I've had an account on here for a very long time, about ten years or so I think, but I kind of vanished after a little bit because I wasn't really posting much and I was mostly just there because I thought Newgrounds was pretty cool. Then poof I went and now thanks to my friend RealFaction I'm back and I'm slowly getting back into drawing.

I guess I should post a bit about myself or at least my inspiration.
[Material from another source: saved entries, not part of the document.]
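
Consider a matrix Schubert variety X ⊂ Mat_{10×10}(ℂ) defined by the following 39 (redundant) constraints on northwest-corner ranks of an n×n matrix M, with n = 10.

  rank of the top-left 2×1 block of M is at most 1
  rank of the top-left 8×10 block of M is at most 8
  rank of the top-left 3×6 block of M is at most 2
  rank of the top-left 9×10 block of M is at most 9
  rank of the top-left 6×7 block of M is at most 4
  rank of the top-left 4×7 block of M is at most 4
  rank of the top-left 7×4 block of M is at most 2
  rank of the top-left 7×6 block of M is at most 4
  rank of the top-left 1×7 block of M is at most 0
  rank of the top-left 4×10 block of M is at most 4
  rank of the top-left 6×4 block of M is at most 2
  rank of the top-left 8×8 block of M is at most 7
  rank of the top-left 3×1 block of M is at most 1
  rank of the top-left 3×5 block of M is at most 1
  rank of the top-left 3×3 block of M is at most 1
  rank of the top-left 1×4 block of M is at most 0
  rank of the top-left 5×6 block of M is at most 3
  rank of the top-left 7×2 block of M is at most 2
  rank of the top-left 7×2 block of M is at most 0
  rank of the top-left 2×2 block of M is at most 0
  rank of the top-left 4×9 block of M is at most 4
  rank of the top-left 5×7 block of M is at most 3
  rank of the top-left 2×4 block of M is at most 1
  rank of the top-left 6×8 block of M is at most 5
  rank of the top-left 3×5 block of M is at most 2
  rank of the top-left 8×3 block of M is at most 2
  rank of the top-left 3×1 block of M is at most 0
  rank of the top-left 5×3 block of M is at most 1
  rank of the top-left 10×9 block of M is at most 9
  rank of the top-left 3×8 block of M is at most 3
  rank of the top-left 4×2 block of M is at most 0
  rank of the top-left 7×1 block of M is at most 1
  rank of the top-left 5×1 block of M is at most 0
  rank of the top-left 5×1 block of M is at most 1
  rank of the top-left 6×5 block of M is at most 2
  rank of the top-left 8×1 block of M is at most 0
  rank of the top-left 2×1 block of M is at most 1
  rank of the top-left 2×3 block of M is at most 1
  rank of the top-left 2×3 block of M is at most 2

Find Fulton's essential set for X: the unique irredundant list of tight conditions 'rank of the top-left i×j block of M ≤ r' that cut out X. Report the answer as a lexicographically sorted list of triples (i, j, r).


Propagating the 39 rank bounds to every northwest block:

  row 1: 0, 0, 0, 0, 0, 0, 0, 1, 1, 1
  row 2: 0, 0, 1, 1, 1, 1, 1, 2, 2, 2
  row 3: 0, 0, 1, 1, 1, 2, 2, 3, 3, 3
  row 4: 0, 0, 1, 2, 2, 3, 3, 4, 4, 4
  row 5: 0, 0, 1, 2, 2, 3, 3, 4, 5, 5
  row 6: 0, 0, 1, 2, 2, 3, 4, 5, 6, 6
  row 7: 0, 0, 1, 2, 3, 4, 5, 6, 7, 7
  row 8: 0, 1, 2, 3, 4, 5, 6, 7, 8, 8
  row 9: 1, 2, 3, 4, 5, 6, 7, 8, 9, 9
  row 10: 1, 2, 3, 4, 5, 6, 7, 8, 9, 10

the unique w with this rank table is (8, 3, 6, 4, 9, 7, 5, 2, 1, 10).

6 SE-corners of the 25-cell Rothe diagram give Ess(w):

[(1, 7, 0), (3, 5, 1), (5, 7, 3), (6, 5, 2), (7, 2, 0), (8, 1, 0)]


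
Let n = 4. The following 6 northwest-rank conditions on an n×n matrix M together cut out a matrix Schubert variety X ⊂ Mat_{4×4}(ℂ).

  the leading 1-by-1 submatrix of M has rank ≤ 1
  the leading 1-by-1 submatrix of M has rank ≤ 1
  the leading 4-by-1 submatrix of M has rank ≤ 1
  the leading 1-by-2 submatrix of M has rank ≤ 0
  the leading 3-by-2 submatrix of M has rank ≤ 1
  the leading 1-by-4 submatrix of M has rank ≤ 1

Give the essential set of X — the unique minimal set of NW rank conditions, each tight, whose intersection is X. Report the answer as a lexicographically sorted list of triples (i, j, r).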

I used to be very heavy into drawing when I was growing up, and it was almost always in the anime style. I blame Pokemon for that. And honestly, up through high school and some of college that's all I drew was anime. I never really practiced with animals or landscapes or scenery, so my style is very limited. I'd love to make a comic one day, but I don't think I'll be able to considering I need more practice in things like the aformentioned subjects. So....I mean unless someone wants to help me. lol

I do like to sing as well, but I'm very self-conscious about my singing voice. I don't think I'll be making any music anytime soon, but I have also always wanted to try my hand at voice acting, so...

I do like to write, so that's another thing going for me I guess. lol

That's pretty much it. That's all that'd be possibly noteworthy or relevent on a platform like Newgrounds that I could think of. Hopefully I'll be able to make some friends and I'm excited to be here.